Enviada em 08/06/2018

“A violência destrói o que ela pretende defender: a dignidade da vida, a liberdade do ser humano”. A frase do papa João Paulo II vai de encontro com a realidade do Brasil no século XXI, onde as pessoas perderam sua liberdade de ir e vir por conta da desmesurada violência. Liberdade essa que está descrita na Constituição Cidadã de 1988, em que afirma-se que a segurança pública é um dever do Estado, porém garantir esse direito tornou-se um desafio e é de cunho político e social tomar providências para resolver o impasse.

Em primeiro lugar, é importante ressaltar que, a falta de investimentos nas áreas educacionais e socioculturais é um dos principais motivos dos jovens seguirem a vida do crime. A falta de lazer, cultura e principalmente o sistema de ensino público precário faz com que adolescentes procurem distrações fáceis. Por conseguinte, acabam se interessando pelo crime, pois é algo de fácil acesso e que chama a atenção. Ideia essa que vai de encontro com o pensamento do filósofo Pitágoras “Eduquem as crianças e não será necessário castigar os homens” dessa forma, é indubitável que uma educação de qualidade é o aperfeiçoamento de uma sociedade.

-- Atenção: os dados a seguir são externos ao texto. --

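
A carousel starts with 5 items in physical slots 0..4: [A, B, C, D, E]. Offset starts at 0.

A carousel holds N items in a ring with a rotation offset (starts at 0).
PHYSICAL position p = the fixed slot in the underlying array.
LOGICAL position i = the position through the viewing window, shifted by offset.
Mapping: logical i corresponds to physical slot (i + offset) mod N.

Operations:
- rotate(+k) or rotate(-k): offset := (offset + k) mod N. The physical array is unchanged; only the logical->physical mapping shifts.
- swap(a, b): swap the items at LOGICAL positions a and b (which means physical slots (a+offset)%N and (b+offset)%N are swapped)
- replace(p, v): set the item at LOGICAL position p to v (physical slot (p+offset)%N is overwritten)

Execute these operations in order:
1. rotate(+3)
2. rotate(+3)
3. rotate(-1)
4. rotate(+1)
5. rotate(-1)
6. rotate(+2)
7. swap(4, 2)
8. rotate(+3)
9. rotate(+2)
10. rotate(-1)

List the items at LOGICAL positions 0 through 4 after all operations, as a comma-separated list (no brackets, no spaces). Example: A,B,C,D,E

Answer: E,C,D,B,A

Derivation:
After op 1 (rotate(+3)): offset=3, physical=[A,B,C,D,E], logical=[D,E,A,B,C]
After op 2 (rotate(+3)): offset=1, physical=[A,B,C,D,E], logical=[B,C,D,E,A]
After op 3 (rotate(-1)): offset=0, physical=[A,B,C,D,E], logical=[A,B,C,D,E]
After op 4 (rotate(+1)): offset=1, physical=[A,B,C,D,E], logical=[B,C,D,E,A]
After op 5 (rotate(-1)): offset=0, physical=[A,B,C,D,E], logical=[A,B,C,D,E]
After op 6 (rotate(+2)): offset=2, physical=[A,B,C,D,E], logical=[C,D,E,A,B]
After op 7 (swap(4, 2)): offset=2, physical=[A,E,C,D,B], logical=[C,D,B,A,E]
After op 8 (rotate(+3)): offset=0, physical=[A,E,C,D,B], logical=[A,E,C,D,B]
After op 9 (rotate(+2)): offset=2, physical=[A,E,C,D,B], logical=[C,D,B,A,E]
After op 10 (rotate(-1)): offset=1, physical=[A,E,C,D,B], logical=[E,C,D,B,A]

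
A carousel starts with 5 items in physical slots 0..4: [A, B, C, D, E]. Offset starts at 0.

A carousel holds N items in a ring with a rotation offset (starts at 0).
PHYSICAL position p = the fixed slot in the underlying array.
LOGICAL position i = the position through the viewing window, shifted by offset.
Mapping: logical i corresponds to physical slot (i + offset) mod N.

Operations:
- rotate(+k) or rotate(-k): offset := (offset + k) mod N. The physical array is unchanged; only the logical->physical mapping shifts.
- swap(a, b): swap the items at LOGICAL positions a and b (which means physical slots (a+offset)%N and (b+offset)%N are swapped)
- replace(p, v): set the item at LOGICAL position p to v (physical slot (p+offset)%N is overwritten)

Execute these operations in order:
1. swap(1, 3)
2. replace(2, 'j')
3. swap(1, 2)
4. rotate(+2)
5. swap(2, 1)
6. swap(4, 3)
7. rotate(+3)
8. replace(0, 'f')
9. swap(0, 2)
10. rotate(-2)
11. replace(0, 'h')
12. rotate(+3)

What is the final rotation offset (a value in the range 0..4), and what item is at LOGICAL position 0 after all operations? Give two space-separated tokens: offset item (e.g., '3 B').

After op 1 (swap(1, 3)): offset=0, physical=[A,D,C,B,E], logical=[A,D,C,B,E]
After op 2 (replace(2, 'j')): offset=0, physical=[A,D,j,B,E], logical=[A,D,j,B,E]
After op 3 (swap(1, 2)): offset=0, physical=[A,j,D,B,E], logical=[A,j,D,B,E]
After op 4 (rotate(+2)): offset=2, physical=[A,j,D,B,E], logical=[D,B,E,A,j]
After op 5 (swap(2, 1)): offset=2, physical=[A,j,D,E,B], logical=[D,E,B,A,j]
After op 6 (swap(4, 3)): offset=2, physical=[j,A,D,E,B], logical=[D,E,B,j,A]
After op 7 (rotate(+3)): offset=0, physical=[j,A,D,E,B], logical=[j,A,D,E,B]
After op 8 (replace(0, 'f')): offset=0, physical=[f,A,D,E,B], logical=[f,A,D,E,B]
After op 9 (swap(0, 2)): offset=0, physical=[D,A,f,E,B], logical=[D,A,f,E,B]
After op 10 (rotate(-2)): offset=3, physical=[D,A,f,E,B], logical=[E,B,D,A,f]
After op 11 (replace(0, 'h')): offset=3, physical=[D,A,f,h,B], logical=[h,B,D,A,f]
After op 12 (rotate(+3)): offset=1, physical=[D,A,f,h,B], logical=[A,f,h,B,D]

Answer: 1 A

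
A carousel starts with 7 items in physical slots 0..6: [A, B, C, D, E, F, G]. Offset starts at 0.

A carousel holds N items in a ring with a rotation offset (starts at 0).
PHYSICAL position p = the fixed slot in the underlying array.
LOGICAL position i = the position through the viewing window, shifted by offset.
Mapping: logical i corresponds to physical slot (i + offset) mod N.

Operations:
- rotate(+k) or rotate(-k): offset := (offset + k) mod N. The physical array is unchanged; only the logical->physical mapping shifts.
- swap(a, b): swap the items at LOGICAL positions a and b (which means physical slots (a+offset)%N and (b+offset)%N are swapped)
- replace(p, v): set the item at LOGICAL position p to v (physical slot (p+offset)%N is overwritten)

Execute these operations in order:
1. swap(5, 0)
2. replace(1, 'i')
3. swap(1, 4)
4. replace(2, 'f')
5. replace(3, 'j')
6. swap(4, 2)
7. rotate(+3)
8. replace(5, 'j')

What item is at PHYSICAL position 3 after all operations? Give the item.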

Ademais, a má infraestrutura carcerária faz com que os presos firmem uma lutam diária pela sobrevivência. A superlotação e deterioração das celas e, até, falta de água potável provam a supressão de subsídio à integridade humana. Além disso, as prisões são controladas por facções criminosas o que leva muitos detentos de crimes de pequenas atrocidades se tornarem grandes criminosos. Dessa forma, se os problemas persistirem, ao final da pena o indivíduo terá dificuldades para se reintegrar na sociedade e como em muitos casos, voltará ao crime.

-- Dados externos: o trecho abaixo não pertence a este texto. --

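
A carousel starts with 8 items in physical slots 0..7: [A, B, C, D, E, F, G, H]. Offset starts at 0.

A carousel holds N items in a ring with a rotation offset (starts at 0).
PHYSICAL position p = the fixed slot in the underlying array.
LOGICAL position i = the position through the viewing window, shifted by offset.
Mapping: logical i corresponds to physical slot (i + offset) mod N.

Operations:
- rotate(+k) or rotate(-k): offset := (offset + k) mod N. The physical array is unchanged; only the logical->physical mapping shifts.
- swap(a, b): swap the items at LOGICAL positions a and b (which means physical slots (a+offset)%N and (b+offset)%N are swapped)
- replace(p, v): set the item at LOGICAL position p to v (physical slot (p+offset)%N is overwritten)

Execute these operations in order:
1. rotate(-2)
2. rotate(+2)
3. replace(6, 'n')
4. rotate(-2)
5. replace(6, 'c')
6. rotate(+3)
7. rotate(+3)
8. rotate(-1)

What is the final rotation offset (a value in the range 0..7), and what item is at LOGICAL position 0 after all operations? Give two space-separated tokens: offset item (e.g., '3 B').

After op 1 (rotate(-2)): offset=6, physical=[A,B,C,D,E,F,G,H], logical=[G,H,A,B,C,D,E,F]
After op 2 (rotate(+2)): offset=0, physical=[A,B,C,D,E,F,G,H], logical=[A,B,C,D,E,F,G,H]
After op 3 (replace(6, 'n')): offset=0, physical=[A,B,C,D,E,F,n,H], logical=[A,B,C,D,E,F,n,H]
After op 4 (rotate(-2)): offset=6, physical=[A,B,C,D,E,F,n,H], logical=[n,H,A,B,C,D,E,F]
After op 5 (replace(6, 'c')): offset=6, physical=[A,B,C,D,c,F,n,H], logical=[n,H,A,B,C,D,c,F]
After op 6 (rotate(+3)): offset=1, physical=[A,B,C,D,c,F,n,H], logical=[B,C,D,c,F,n,H,A]
After op 7 (rotate(+3)): offset=4, physical=[A,B,C,D,c,F,n,H], logical=[c,F,n,H,A,B,C,D]
After op 8 (rotate(-1)): offset=3, physical=[A,B,C,D,c,F,n,H], logical=[D,c,F,n,H,A,B,C]

Answer: 3 D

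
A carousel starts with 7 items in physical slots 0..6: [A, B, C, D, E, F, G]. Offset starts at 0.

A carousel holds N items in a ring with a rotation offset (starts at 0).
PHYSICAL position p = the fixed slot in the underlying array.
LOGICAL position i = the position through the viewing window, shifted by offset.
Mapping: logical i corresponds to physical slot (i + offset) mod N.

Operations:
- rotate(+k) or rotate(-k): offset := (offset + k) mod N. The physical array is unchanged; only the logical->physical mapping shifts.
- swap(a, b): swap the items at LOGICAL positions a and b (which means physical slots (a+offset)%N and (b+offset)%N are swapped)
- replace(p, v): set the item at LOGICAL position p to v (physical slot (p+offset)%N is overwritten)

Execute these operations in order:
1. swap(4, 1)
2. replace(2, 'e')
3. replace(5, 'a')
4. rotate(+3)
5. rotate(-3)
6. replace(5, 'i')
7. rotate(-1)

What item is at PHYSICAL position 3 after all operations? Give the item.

Answer: D

Derivation:
After op 1 (swap(4, 1)): offset=0, physical=[A,E,C,D,B,F,G], logical=[A,E,C,D,B,F,G]
After op 2 (replace(2, 'e')): offset=0, physical=[A,E,e,D,B,F,G], logical=[A,E,e,D,B,F,G]
After op 3 (replace(5, 'a')): offset=0, physical=[A,E,e,D,B,a,G], logical=[A,E,e,D,B,a,G]
After op 4 (rotate(+3)): offset=3, physical=[A,E,e,D,B,a,G], logical=[D,B,a,G,A,E,e]
After op 5 (rotate(-3)): offset=0, physical=[A,E,e,D,B,a,G], logical=[A,E,e,D,B,a,G]
After op 6 (replace(5, 'i')): offset=0, physical=[A,E,e,D,B,i,G], logical=[A,E,e,D,B,i,G]
After op 7 (rotate(-1)): offset=6, physical=[A,E,e,D,B,i,G], logical=[G,A,E,e,D,B,i]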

Destarte, visto que o sistema de segurança pública no Brasil é um desafio a ser resolvido, são necessárias medidas para resolver a problemática. Primeiramente, o acesso à educação de qualidade é um direito universal, logo, o Governo deve investir mais no ensino público e criar programas de educação e cultura dentro das escolas, para que assim os jovens não se submetam ao crime. Ademais, o Estado deve investir na extensão de cadeias para evitar a superlotação. Por fim, o Governo em parceria com ONG’s devem ministrar atividades pedagógicas para os detentos com a finalidade de reinseri-los no meio social, só assim a segurança pública sairá da inércia.